Historically, a web application (e.g. a JS script running in the browser) could access the browser state, be it a cookie or Web Storage, which matched its origin. Basically, a script running from Site A could access data in the browser which belonged to Site A. This makes sense. We took advantage of these default settings with our embed feature. These rules are also how browsers are now tightening things up, quickly, in order to crush the ad tracking patterns. This is why our issue got worse over the year as different browsers started enforcing things.

The first step many browsers are taking is to just straight up ban third party requests from accessing browser state. This means only scripts from sites which match the site in the browser URL, first party, can access browser state. This explains why our users have to keep logging in. Our third party context webapp is not able to persist and re-use tokens in browser state. This might seem like a drastic first step for browsers, but in their defense, ad tech does fuckin suck.

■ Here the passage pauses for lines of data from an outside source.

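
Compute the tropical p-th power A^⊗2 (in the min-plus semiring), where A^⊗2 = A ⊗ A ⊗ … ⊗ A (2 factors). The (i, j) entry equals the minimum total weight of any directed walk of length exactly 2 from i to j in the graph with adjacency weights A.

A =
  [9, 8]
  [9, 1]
A^⊗2 =
  [17, 9]
  [10, 2]

Each entry (A^⊗2)_ij equals the minimum over all length-2 walks i = v_0 → v_1 → … → v_2 = j of Σ_t A[v_t][v_{t+1}]. For example, for (i, j) = (0, 1) we minimise over 2 possible intermediate vertex sequences; the minimum is 9, attained along the walk 0 → 1 → 1.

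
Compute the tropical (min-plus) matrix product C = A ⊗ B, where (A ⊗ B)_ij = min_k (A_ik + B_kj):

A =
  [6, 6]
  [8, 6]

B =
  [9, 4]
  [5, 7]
A ⊗ B =
  [11, 10]
  [11, 12]

Apply the min-plus product entry-by-entry:
  C[0][0] = min over k of (A[0][0] + B[0][0] = 6 + 9 = 15, A[0][1] + B[1][0] = 6 + 5 = 11) = 11 (attained at k = 1)
  C[0][1] = min over k of (A[0][0] + B[0][1] = 6 + 4 = 10, A[0][1] + B[1][1] = 6 + 7 = 13) = 10 (attained at k = 0)
  C[1][0] = min over k of (A[1][0] + B[0][0] = 8 + 9 = 17, A[1][1] + B[1][0] = 6 + 5 = 11) = 11 (attained at k = 1)
  C[1][1] = min over k of (A[1][0] + B[0][1] = 8 + 4 = 12, A[1][1] + B[1][1] = 6 + 7 = 13) = 12 (attained at k = 0)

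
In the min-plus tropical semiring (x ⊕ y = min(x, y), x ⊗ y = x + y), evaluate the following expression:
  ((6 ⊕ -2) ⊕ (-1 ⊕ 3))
((6 ⊕ -2) ⊕ (-1 ⊕ 3)) = -2

Expand innermost to outermost. Recall ⊕ takes the minimum of its arguments and ⊗ takes their sum. Working out the expression ((6 ⊕ -2) ⊕ (-1 ⊕ 3)) gives -2.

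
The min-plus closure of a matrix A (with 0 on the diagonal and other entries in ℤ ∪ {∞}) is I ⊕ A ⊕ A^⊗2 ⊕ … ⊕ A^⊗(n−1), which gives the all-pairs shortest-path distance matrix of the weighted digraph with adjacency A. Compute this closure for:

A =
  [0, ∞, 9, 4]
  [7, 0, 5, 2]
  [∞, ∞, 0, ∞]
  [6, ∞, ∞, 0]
Closure =
  [0, ∞, 9, 4]
  [7, 0, 5, 2]
  [∞, ∞, 0, ∞]
  [6, ∞, 15, 0]

This is the Floyd-Warshall all-pairs shortest-path computation. For each intermediate vertex k = 0, 1, …, 3, update dist[i][j] ← min(dist[i][j], dist[i][k] + dist[k][j]). The final matrix gives, for each (i, j), the minimum total weight of any directed path from i to j (possibly empty when i = j).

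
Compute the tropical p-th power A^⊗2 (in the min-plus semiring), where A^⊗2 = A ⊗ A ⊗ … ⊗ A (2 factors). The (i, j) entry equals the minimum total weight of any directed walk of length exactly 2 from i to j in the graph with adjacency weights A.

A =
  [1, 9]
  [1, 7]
A^⊗2 =
  [2, 10]
  [2, 10]

Each entry (A^⊗2)_ij equals the minimum over all length-2 walks i = v_0 → v_1 → … → v_2 = j of Σ_t A[v_t][v_{t+1}]. For example, for (i, j) = (0, 1) we minimise over 2 possible intermediate vertex sequences; the minimum is 10, attained along the walk 0 → 0 → 1.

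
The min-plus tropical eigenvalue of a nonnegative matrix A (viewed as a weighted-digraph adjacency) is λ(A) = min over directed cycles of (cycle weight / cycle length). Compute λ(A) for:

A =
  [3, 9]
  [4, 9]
λ(A) = 3

Enumerate directed cycles and compute their means (weight / length). Sample:
  cycle 0 → 0: weight = 3, length = 1, mean = 3/1 ≈ 3.000
  cycle 1 → 1: weight = 9, length = 1, mean = 9/1 ≈ 9.000
  cycle 0 → 1 → 0: weight = 13, length = 2, mean = 13/2 ≈ 6.500
  cycle 1 → 0 → 1: weight = 13, length = 2, mean = 13/2 ≈ 6.500
Minimum mean = 3.000, attained e.g. along the cycle 0 → 0 with weight 3 and length 1. So λ(A) = 3/1 = 3.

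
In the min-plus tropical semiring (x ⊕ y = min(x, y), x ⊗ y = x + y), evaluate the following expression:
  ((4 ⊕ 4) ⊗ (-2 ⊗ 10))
((4 ⊕ 4) ⊗ (-2 ⊗ 10)) = 12

Expand innermost to outermost. Recall ⊕ takes the minimum of its arguments and ⊗ takes their sum. Working out the expression ((4 ⊕ 4) ⊗ (-2 ⊗ 10)) gives 12.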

In the medium-term, browsers are slowly adopting a partitioned state strategy. This means that a third party request won’t have access to its domain, but instead, have access to state that falls under the first party origin partitioned by the third party origin. Something like site-a.com^site-b.com. This blocks the ad tracking use case while still giving some state ability to legitimate use cases. Sadly it still wouldn’t work for our embed use case.

The proposed Storage Access API will help legitimate use cases like ours (and others like Single Sign On services). The API allows webapps to ask users to “promote” the app’s third party request to access first party domain state instead of the partitioned state. This would work for our Mash embed case! But doesn’t have great browser support yet. Seems like the ad tech practices were obnoxious enough that browsers disabled 100% of use cases before having a path for legit ones. Stupid ad tech.